Support has recovered since then, but with euro-scepticism hovering at around 40 per cent, the EU will loom large in October's general election.

"There is a growing anxiety towards the European Union; older people in particular are worried about change because we don't have a clear picture," she said. She hopes the Latvian journalists accompanying her on the state visit will send home a clearer picture of "what the EU means to Irish people".

Next month, Latvia hosts a conference for members of the so-called Vilnius group of aspirant NATO members, including Albania, Bulgaria, Macedonia, Romania, Slovakia and Slovenia.

However, it is the three Baltic states, Latvia, Estonia and Lithuania, who are most confident of joining the NATO alliance at the Prague summit in November.

For the Baltic states, which have spent all but 30 of the last 110 years ruled by others, the promise of independence has been the central attraction of joining NATO.

"We want to be integrated into NATO; it's a club we want to belong to, an alliance that guarantees safety for its members," said Ms Vike-Freiberga. "After our history of the last 50 years that sounds like a jolly good deal."

But Latvia's pursuit of NATO membership has brought it into conflict with Russia, its present neighbour and former occupier. President Vike-Freiberga hopes she has heard the last of Russian criticism of NATO's eastward expansion, a criticism that could be heard right up until the signing of last month's accord in Rome.

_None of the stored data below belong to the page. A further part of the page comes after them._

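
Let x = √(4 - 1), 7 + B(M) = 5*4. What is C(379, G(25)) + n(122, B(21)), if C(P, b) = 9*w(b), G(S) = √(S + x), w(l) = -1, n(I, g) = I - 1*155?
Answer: -42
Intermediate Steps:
B(M) = 13 (B(M) = -7 + 5*4 = -7 + 20 = 13)
n(I, g) = -155 + I (n(I, g) = I - 155 = -155 + I)
x = √3 ≈ 1.7320
G(S) = √(S + √3)
C(P, b) = -9 (C(P, b) = 9*(-1) = -9)
C(379, G(25)) + n(122, B(21)) = -9 + (-155 + 122) = -9 - 33 = -42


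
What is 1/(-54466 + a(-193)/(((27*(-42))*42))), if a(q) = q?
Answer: -47628/2594106455 ≈ -1.8360e-5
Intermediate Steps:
1/(-54466 + a(-193)/(((27*(-42))*42))) = 1/(-54466 - 193/((27*(-42))*42)) = 1/(-54466 - 193/((-1134*42))) = 1/(-54466 - 193/(-47628)) = 1/(-54466 - 193*(-1/47628)) = 1/(-54466 + 193/47628) = 1/(-2594106455/47628) = -47628/2594106455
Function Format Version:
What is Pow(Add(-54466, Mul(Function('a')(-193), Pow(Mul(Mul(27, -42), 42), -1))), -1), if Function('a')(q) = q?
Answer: Rational(-47628, 2594106455) ≈ -1.8360e-5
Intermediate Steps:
Pow(Add(-54466, Mul(Function('a')(-193), Pow(Mul(Mul(27, -42), 42), -1))), -1) = Pow(Add(-54466, Mul(-193, Pow(Mul(Mul(27, -42), 42), -1))), -1) = Pow(Add(-54466, Mul(-193, Pow(Mul(-1134, 42), -1))), -1) = Pow(Add(-54466, Mul(-193, Pow(-47628, -1))), -1) = Pow(Add(-54466, Mul(-193, Rational(-1, 47628))), -1) = Pow(Add(-54466, Rational(193, 47628)), -1) = Pow(Rational(-2594106455, 47628), -1) = Rational(-47628, 2594106455)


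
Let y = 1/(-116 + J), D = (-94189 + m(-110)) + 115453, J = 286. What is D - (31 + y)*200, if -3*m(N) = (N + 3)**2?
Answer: 573571/51 ≈ 11246.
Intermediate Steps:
m(N) = -(3 + N)**2/3 (m(N) = -(N + 3)**2/3 = -(3 + N)**2/3)
D = 52343/3 (D = (-94189 - (3 - 110)**2/3) + 115453 = (-94189 - 1/3*(-107)**2) + 115453 = (-94189 - 1/3*11449) + 115453 = (-94189 - 11449/3) + 115453 = -294016/3 + 115453 = 52343/3 ≈ 17448.)
y = 1/170 (y = 1/(-116 + 286) = 1/170 ≈ 0.0058824)
D - (31 + y)*200 = 52343/3 - (31 + 1/170)*200 = 52343/3 - 5271*200/170 = 52343/3 - 1*105420/17 = 52343/3 - 105420/17 = 573571/51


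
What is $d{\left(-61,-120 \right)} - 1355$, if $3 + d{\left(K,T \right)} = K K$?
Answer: $2363$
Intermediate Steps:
$d{\left(K,T \right)} = -3 + K^{2}$ ($d{\left(K,T \right)} = -3 + K K = -3 + K^{2}$)
$d{\left(-61,-120 \right)} - 1355 = \left(-3 + \left(-61\right)^{2}\right) - 1355 = \left(-3 + 3721\right) - 1355 = 3718 - 1355 = 2363$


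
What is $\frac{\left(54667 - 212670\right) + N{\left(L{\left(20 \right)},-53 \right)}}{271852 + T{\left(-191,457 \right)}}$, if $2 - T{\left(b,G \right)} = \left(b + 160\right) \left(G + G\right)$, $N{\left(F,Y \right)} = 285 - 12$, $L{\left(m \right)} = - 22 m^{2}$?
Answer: $- \frac{78865}{150094} \approx -0.52544$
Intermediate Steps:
$N{\left(F,Y \right)} = 273$
$T{\left(b,G \right)} = 2 - 2 G \left(160 + b\right)$ ($T{\left(b,G \right)} = 2 - \left(b + 160\right) \left(G + G\right) = 2 - \left(160 + b\right) 2 G = 2 - 2 G \left(160 + b\right)$)
$\frac{\left(54667 - 212670\right) + N{\left(L{\left(20 \right)},-53 \right)}}{271852 + T{\left(-191,457 \right)}} = \frac{\left(54667 - 212670\right) + 273}{271852 - \left(146238 - 174574\right)} = \frac{\left(54667 - 212670\right) + 273}{271852 + \left(2 - 146240 + 174574\right)} = \frac{-158003 + 273}{271852 + 28336} = - \frac{157730}{300188} = \left(-157730\right) \frac{1}{300188} = - \frac{78865}{150094}$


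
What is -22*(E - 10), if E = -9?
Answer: 418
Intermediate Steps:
-22*(E - 10) = -22*(-9 - 10) = -22*(-19) = 418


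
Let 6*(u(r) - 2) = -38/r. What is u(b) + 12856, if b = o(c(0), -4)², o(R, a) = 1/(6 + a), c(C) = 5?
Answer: 38498/3 ≈ 12833.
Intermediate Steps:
b = ¼ (b = (1/(6 - 4))² = (1/2)² = (½)² = ¼ ≈ 0.25000)
u(r) = 2 - 19/(3*r) (u(r) = 2 + (-38/r)/6 = 2 - 19/(3*r))
u(b) + 12856 = (2 - 19/(3*¼)) + 12856 = (2 - 19/3*4) + 12856 = (2 - 76/3) + 12856 = -70/3 + 12856 = 38498/3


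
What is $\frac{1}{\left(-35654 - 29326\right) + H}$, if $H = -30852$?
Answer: $- \frac{1}{95832} \approx -1.0435 \cdot 10^{-5}$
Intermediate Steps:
$\frac{1}{\left(-35654 - 29326\right) + H} = \frac{1}{\left(-35654 - 29326\right) - 30852} = \frac{1}{-64980 - 30852} = \frac{1}{-95832} = - \frac{1}{95832}$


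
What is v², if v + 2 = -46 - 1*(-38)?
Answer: 100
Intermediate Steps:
v = -10 (v = -2 + (-46 - 1*(-38)) = -2 + (-46 + 38) = -2 - 8 = -10)
v² = (-10)² = 100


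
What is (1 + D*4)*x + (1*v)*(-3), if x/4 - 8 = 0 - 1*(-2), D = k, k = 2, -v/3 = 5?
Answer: 405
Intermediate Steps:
v = -15 (v = -3*5 = -15)
D = 2
x = 40 (x = 32 + 4*(0 - 1*(-2)) = 32 + 4*(0 + 2) = 32 + 4*2 = 32 + 8 = 40)
(1 + D*4)*x + (1*v)*(-3) = (1 + 2*4)*40 + (1*(-15))*(-3) = (1 + 8)*40 - 15*(-3) = 9*40 + 45 = 360 + 45 = 405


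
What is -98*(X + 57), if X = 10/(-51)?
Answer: -283906/51 ≈ -5566.8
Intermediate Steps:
X = -10/51 (X = 10*(-1/51) = -10/51 ≈ -0.19608)
-98*(X + 57) = -98*(-10/51 + 57) = -98*2897/51 = -283906/51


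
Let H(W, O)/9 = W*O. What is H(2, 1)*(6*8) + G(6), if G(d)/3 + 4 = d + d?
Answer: 888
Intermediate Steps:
G(d) = -12 + 6*d (G(d) = -12 + 3*(d + d) = -12 + 3*(2*d) = -12 + 6*d)
H(W, O) = 9*O*W (H(W, O) = 9*(W*O) = 9*(O*W) = 9*O*W)
H(2, 1)*(6*8) + G(6) = (9*1*2)*(6*8) + (-12 + 6*6) = 18*48 + (-12 + 36) = 864 + 24 = 888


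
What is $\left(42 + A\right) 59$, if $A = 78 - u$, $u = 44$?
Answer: $4484$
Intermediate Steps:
$A = 34$ ($A = 78 - 44 = 34$)
$\left(42 + A\right) 59 = \left(42 + 34\right) 59 = 76 \cdot 59 = 4484$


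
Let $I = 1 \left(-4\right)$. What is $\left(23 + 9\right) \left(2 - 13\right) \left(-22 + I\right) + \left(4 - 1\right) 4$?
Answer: $9164$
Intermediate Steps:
$I = -4$
$\left(23 + 9\right) \left(2 - 13\right) \left(-22 + I\right) + \left(4 - 1\right) 4 = \left(23 + 9\right) \left(2 - 13\right) \left(-22 - 4\right) + \left(4 - 1\right) 4 = 32 \left(-11\right) \left(-26\right) + 3 \cdot 4 = \left(-352\right) \left(-26\right) + 12 = 9152 + 12 = 9164$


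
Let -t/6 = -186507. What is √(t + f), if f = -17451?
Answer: 3*√122399 ≈ 1049.6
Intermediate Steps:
t = 1119042 (t = -6*(-186507) = 1119042)
√(t + f) = √(1119042 - 17451) = √1101591 = 3*√122399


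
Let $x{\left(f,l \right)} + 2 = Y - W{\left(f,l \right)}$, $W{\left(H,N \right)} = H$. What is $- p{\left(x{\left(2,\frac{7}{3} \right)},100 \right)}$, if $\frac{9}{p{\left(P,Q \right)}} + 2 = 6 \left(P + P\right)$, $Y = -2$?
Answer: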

"Russia has had the good sense to see that every country has the right to make its own choices. As much as they dislike it, they can- not do anything about it," she said.

"Having come to an agreement with NATO it would be foolish of them to prevent agreement with the organisation at whose table they are now sitting."

Politics aside, President Vike-Freiberga says she is looking forward already to next year's Eurovision Song Contest in Riga, following Latvia's victory in the contest last month.

"We hope the contest will help people place Latvia and encourage them to look it up on the map," she said.

Unlike Ireland, she said, Latvia had no plans to win the contest three times in a row. But it's not just in Eurovision success that Latvia can identify with Ireland.

"Ireland is a shining example of what can be done in the European Union," said President Vike-Freiberga, but her praise is not without mild criticism.

"All the new candidate countries have invested too much in this process. We cannot just sit there and hold our breath."